Handwriting recognition. 91.2% character accuracy on real handwritten annotations. This number reflects the actual quality of handwriting GRAL encounters in production — not carefully written test samples.
End-to-end latency. P50: 2.3 seconds per page. P99: 8.1 seconds per page. Measured from ingestion to validated extraction output.

These metrics are production averages across multiple clients, document types, and quality levels.

What Makes GRAL's Approach Different

GRAL did not invent document AI. The difference is engineering discipline applied to production requirements:

No templates. Cognity does not require templates for new document types. The visual understanding and semantic extraction models generalize to documents they have not seen before. Adding a new vendor's invoice format does not require weeks of configuration — it requires uploading a few examples for validation.

Multilingual by default. Cognity processes documents in any language GRAL's clients encounter. European enterprises deal with documents in dozens of languages. A system that only handles English is not enterprise-ready.
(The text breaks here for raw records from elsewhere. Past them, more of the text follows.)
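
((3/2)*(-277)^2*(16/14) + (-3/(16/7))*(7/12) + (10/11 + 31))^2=420370776480244489/24285184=17309762877.66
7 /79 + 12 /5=2.49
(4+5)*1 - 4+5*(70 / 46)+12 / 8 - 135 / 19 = 6121 / 874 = 7.00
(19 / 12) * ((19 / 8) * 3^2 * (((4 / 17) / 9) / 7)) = 361 / 2856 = 0.13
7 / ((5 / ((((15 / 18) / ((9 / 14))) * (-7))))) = -343 / 27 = -12.70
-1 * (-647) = 647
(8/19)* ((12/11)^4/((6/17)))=470016/278179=1.69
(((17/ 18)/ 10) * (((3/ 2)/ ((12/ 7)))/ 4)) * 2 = 119/ 2880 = 0.04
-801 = -801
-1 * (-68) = 68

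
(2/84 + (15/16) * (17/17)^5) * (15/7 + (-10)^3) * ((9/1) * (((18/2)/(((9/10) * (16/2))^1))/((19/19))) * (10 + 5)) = -161873.37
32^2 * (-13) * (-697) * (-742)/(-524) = 1721155072/131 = 13138588.34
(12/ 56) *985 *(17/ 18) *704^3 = 1460639825920/ 21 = 69554277424.76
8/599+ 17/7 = 10239/4193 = 2.44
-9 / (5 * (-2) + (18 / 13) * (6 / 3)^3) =-117 / 14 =-8.36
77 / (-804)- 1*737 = -592625 / 804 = -737.10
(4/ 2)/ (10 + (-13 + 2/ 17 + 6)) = 34/ 53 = 0.64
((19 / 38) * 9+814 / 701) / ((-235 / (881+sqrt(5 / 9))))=-6992497 / 329470 - 7937 * sqrt(5) / 988410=-21.24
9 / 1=9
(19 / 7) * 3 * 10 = 570 / 7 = 81.43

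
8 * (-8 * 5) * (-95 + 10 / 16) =30200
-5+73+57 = 125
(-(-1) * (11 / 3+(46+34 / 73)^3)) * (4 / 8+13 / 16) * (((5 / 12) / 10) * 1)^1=819601412357 / 149382528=5486.59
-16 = -16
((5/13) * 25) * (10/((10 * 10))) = 25/26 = 0.96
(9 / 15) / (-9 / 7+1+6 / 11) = 231 / 100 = 2.31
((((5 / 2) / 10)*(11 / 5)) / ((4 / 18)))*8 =99 / 5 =19.80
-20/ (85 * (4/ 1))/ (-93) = 0.00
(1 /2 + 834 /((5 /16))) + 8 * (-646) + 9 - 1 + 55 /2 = -2463.20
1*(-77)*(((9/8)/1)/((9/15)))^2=-17325/64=-270.70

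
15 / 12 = 5 / 4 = 1.25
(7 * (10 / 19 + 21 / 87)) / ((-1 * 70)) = -423 / 5510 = -0.08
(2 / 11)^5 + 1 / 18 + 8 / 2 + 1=14656217 / 2898918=5.06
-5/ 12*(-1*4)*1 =5/ 3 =1.67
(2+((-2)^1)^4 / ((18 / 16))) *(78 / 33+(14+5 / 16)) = 270.52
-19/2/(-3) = 19/6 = 3.17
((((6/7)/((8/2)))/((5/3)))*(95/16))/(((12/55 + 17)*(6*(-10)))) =-627/848512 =-0.00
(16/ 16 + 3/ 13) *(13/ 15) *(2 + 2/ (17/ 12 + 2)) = 1696/ 615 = 2.76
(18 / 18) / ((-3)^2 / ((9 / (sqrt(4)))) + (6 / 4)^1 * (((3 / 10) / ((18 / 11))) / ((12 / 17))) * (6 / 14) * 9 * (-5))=-224 / 1235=-0.18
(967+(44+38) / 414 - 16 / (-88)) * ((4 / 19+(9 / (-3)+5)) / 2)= 15419068 / 14421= 1069.21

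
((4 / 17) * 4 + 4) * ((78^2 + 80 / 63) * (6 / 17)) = 3066976 / 289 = 10612.37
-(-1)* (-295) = -295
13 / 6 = 2.17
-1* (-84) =84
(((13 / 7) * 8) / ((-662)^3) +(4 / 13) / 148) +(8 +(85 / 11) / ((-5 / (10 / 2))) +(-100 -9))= -146032652345588 / 1343135360567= -108.73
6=6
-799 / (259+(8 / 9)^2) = -64719 / 21043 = -3.08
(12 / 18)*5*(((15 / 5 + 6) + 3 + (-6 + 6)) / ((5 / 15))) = 120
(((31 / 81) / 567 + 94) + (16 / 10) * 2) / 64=22320677 / 14696640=1.52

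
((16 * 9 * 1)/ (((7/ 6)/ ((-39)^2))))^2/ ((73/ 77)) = 18996718980096/ 511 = 37175575303.51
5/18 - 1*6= -103/18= -5.72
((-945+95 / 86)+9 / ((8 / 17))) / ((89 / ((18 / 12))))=-954363 / 61232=-15.59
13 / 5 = 2.60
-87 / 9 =-29 / 3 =-9.67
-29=-29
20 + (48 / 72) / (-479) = 28738 / 1437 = 20.00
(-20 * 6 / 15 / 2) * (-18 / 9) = 8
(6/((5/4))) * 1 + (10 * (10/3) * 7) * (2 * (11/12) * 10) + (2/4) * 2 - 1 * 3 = 192626/45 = 4280.58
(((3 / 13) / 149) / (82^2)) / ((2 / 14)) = 21 / 13024388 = 0.00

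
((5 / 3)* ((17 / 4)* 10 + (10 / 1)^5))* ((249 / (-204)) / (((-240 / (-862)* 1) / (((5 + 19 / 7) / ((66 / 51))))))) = -21472922115 / 4928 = -4357329.97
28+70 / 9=322 / 9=35.78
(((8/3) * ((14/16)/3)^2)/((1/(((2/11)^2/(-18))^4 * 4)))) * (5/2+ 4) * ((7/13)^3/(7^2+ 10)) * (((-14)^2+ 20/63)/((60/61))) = 1811429648/51114929711893285095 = 0.00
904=904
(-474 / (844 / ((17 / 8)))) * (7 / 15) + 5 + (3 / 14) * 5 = 5.51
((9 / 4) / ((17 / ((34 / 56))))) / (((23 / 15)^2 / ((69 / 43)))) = 0.05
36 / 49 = 0.73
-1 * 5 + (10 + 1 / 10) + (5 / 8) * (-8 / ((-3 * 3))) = 509 / 90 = 5.66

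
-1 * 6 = -6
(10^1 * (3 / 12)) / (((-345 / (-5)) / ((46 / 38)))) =5 / 114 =0.04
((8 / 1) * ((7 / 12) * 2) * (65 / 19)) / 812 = 65 / 1653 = 0.04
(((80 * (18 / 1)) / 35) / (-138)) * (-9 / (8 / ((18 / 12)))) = 0.50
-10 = -10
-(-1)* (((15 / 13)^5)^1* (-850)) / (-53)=645468750 / 19678529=32.80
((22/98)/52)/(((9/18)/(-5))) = -55/1274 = -0.04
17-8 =9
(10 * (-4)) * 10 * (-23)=9200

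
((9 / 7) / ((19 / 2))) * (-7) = -18 / 19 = -0.95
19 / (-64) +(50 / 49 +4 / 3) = 19351 / 9408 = 2.06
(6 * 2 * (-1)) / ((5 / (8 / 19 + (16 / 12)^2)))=-1504 / 285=-5.28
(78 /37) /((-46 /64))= -2496 /851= -2.93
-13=-13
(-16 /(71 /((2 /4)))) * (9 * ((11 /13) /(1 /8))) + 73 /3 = 48371 /2769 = 17.47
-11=-11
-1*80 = -80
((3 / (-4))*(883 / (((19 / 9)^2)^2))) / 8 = -4.17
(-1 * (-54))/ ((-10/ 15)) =-81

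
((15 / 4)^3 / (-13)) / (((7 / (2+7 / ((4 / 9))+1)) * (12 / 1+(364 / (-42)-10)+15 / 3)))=151875 / 23296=6.52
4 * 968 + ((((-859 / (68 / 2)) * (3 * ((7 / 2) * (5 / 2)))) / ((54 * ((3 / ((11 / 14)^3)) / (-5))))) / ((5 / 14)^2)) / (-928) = 52776013279 / 13630464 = 3871.92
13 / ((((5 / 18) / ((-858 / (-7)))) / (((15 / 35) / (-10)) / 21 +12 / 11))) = 53560494 / 8575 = 6246.12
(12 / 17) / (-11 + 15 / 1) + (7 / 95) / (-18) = 0.17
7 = 7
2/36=1/18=0.06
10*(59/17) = 590/17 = 34.71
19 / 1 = 19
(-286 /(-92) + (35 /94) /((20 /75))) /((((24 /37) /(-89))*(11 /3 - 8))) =128291987 /899392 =142.64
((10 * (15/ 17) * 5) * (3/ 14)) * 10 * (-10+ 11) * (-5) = -56250/ 119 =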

On-premise processing. Like all GRAL platforms, Cognity runs on the client's infrastructure. Documents containing sensitive personal data, financial information, or trade secrets never leave the client's network.

Continuous learning. Every human correction in the review loop improves the extraction models. Cognity gets more accurate over time, not less. The learning is federated across deployments — improvements from one client's corrections benefit all clients, without sharing the actual documents.

GRAL built Cognity because enterprise document intelligence requires the same engineering rigor as any other production system. Not a demo that works on clean PDFs, but a platform that handles the full reality of enterprise documents — every format, every language, every quality level, every edge case — reliably, at scale, in production.